09/10/2024
Jamile Araújo, with supervision by Júlia Lins (Fiocruz Bahia)
A study by Fiocruz Bahia used text mining to extract unstructured data from a Long-COVID research conducted at a university hospital in São Paulo. The aim of the work is to contribute to a deeper understanding of this chronic condition and its implications for global health systems. The model developed has potential for application in other healthcare settings, supporting broader research efforts and clinical decision-making for patients with Long-COVID.
The work was authored by researcher Pilar Tavares Veras Florentino, from the Center for Data and Knowledge Integration for Health (Cidacs) at Fiocruz Bahia, and was coordinated by researchers Manoel Barral-Netto, from Fiocruz Bahia, and Soraya S. Smaili, from the Federal University of São Paulo (Unifesp). The article was published in the journal Nature Cell Death and Disease.
Long-COVID is characterized by the persistence of coronavirus symptoms for over a month, which still requires definitive clinical characterization. Its varied presentation in different populations and health systems poses significant challenges for understanding its manifestations and clinical implications.

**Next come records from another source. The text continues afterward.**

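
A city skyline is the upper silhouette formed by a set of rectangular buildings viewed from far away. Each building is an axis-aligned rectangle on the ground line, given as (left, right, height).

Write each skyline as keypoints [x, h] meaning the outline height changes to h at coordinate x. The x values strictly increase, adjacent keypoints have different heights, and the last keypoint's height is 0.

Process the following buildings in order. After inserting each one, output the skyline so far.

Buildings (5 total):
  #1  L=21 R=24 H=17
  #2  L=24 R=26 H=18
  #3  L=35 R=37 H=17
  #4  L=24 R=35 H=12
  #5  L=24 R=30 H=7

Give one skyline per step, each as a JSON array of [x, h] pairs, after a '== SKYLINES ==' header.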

For the study, the experts analyzed Electronic Health Records (EHR) and created a model that can be applied in other hospitals. The phonetic text clustering (PTC) method allows exploiting unstructured EHR data to unify different written forms of similar terms into a single phonemic representation.

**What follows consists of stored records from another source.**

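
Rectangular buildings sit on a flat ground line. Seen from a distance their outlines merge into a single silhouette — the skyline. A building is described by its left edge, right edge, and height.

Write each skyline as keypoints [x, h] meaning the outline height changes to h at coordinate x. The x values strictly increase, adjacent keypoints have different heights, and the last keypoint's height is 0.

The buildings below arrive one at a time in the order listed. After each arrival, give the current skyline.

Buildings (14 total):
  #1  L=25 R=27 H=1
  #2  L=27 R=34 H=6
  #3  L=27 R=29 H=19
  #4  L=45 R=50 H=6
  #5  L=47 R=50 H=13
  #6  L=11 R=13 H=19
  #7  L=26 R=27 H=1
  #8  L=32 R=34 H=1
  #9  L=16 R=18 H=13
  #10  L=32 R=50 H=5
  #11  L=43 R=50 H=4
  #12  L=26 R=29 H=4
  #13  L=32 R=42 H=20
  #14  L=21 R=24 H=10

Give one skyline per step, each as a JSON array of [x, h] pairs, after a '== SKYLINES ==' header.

== SKYLINES ==
[[25,1],[27,0]]
[[25,1],[27,6],[34,0]]
[[25,1],[27,19],[29,6],[34,0]]
[[25,1],[27,19],[29,6],[34,0],[45,6],[50,0]]
[[25,1],[27,19],[29,6],[34,0],[45,6],[47,13],[50,0]]
[[11,19],[13,0],[25,1],[27,19],[29,6],[34,0],[45,6],[47,13],[50,0]]
[[11,19],[13,0],[25,1],[27,19],[29,6],[34,0],[45,6],[47,13],[50,0]]
[[11,19],[13,0],[25,1],[27,19],[29,6],[34,0],[45,6],[47,13],[50,0]]
[[11,19],[13,0],[16,13],[18,0],[25,1],[27,19],[29,6],[34,0],[45,6],[47,13],[50,0]]
[[11,19],[13,0],[16,13],[18,0],[25,1],[27,19],[29,6],[34,5],[45,6],[47,13],[50,0]]
[[11,19],[13,0],[16,13],[18,0],[25,1],[27,19],[29,6],[34,5],[45,6],[47,13],[50,0]]
[[11,19],[13,0],[16,13],[18,0],[25,1],[26,4],[27,19],[29,6],[34,5],[45,6],[47,13],[50,0]]
[[11,19],[13,0],[16,13],[18,0],[25,1],[26,4],[27,19],[29,6],[32,20],[42,5],[45,6],[47,13],[50,0]]
[[11,19],[13,0],[16,13],[18,0],[21,10],[24,0],[25,1],[26,4],[27,19],[29,6],[32,20],[42,5],[45,6],[47,13],[50,0]]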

A text mining workflow was built to extract structured medical information from clinical notes in Brazilian Portuguese. This method, together with the validated text tokens, could be used as a platform for future analyses of Long-COVID in hospitals that use different systems. The method was applied back to the training dataset (Sivep-Gripe), enriching the national database and resulting in more detailed clinical characterizations of Sars in Brazil over the last decade.
The researchers concluded that the model developed in the study has the potential for scalability and applicability in other healthcare settings, including areas with limited resource settings, thus supporting broader research efforts and informing clinical decision-making for patients with Long-COVID. They also point out that the method and modeling presented in the work and the use of data cohorts to predict and treat patients with the disease will be crucial, and more studies must be carried out to not only increase knowledge, but also develop the necessary care and rehabilitation methods, as well as the planning of the primary health system.